3. As Savepoint is the global state of the program, for some real-time tasks with large status, when Savepoint is triggered, it may affect the running real-time tasks. I suggest that Savepoint should not be triggered too frequently for real-time tasks with large status. Set the trigger time appropriately based on the size of the state.

4. When we restore from Savepoint, we need to check whether the Savepoint directory file is available this time. If you failed to trigger Savepoint last time, the Savepoint file in the HDFS directory may be unavailable or data files are missing. In this case, if you restore the status of the damaged Savepoint in the status directory, the task cannot be started.

Difference between checkpoint and SavePoint

Savepoint: A Savepoint is triggered by a command, created and deleted by the user, stored in a standard format store, and the version of the job can be upgraded and its configuration can be changed. The user must provide the path to the savepoint used to restore job state.

Checkpoint: The Checkpoint is saved in the external path specified by the user. Flink automatically triggers the Checkpoint. When the job fails or is canceled, the Checkpoint of the external storage is retained. The user must provide the path to the checkpoint used to restore job state.

Flink serialization

Java serialization

Java’s serialization mechanism typically implements the Serializable interface and specifies the serialVersionUID. Serialization and deserialization are realized by means of byte stream. SerialVersionUID is used as version control and will fail to deserialize if it changes.

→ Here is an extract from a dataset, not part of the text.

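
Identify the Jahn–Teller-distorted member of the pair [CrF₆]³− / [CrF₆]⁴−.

[CrF₆]³−: Each fluoride is −1; balancing the −3 overall charge requires Cr(III). Cr sits in group 6, so the d-electron count is 6 − 3 = 3. The d³ configuration leaves the e_g set evenly filled (or empty) — no strong Jahn–Teller driving force.
[CrF₆]⁴−: Each fluoride is −1; balancing the −4 overall charge requires Cr(II). Cr sits in group 6, so the d-electron count is 6 − 2 = 4. Fluoride is a weak-field ligand for a first-row metal, so the complex is high-spin. The t₂g³e_g¹ (high-spin) configuration has an unevenly filled e_g set; the Jahn–Teller theorem predicts a tetragonal distortion (typically axial elongation) to lift the degeneracy.

[CrF₆]⁴−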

Main uses:

  • Used for network transmission
  • Object deep copy
  • Disadvantages of storing objects:
  1. Inability to cross languages
  2. The serialized stream is too large
  3. Poor serialization performance

Serialization of Flink

Flink implements its own serialization framework and combines its own memory model to realize intensive storage and efficient operation of objects.

  • As you can see, this serialization approach has a fairly compact storage density. The PojoSerializer only serializes the header and enforces the serializer corresponding to each field to serialize the field.
  • Memory pool A data structure containing memorysegments that store keys + Pointers (Pointers to complete binary data and serialized keys of fixed length) and binary data of objects

  • The benefits of using memory pools to manage memory and using binaries to store data:
  1. Avoid OOM. All runtime data structures and algorithms can only apply for memory through the memory pool, ensuring that the memory size used by them is fixed and will not occur OOM due to runtime data structures and algorithms. When memory is tight, algorithms (sort/ Join, etc.) efficiently write a large chunk of memory to disk and then read back. Therefore, OutOfMemoryErrors can be effectively avoided.
  2. Saving memory space, Java objects have a lot of extra storage overhead that can be avoided by using binaries.
  3. Efficient binary operations & cache-friendly computations. First, swapping fixed-length blocks (key+pointer) is more efficient without exchanging real data or moving other keys and Pointers. Note that using key+pointer can greatly improve the hit ratio of cache L1,L2, and L3. Note that using key+pointer can greatly improve the hit ratio of cache L1,L2, and L3. In Flink, sorting is done by comparing the size to the key first, so you can compare the binary key directly without deserializing the entire object. Because the key is fixed length, if the key is the same (or no binary key is provided), the real binary data must be deserialized and compared. After that, just swap key+pointer to get the sort effect, the real data does not move.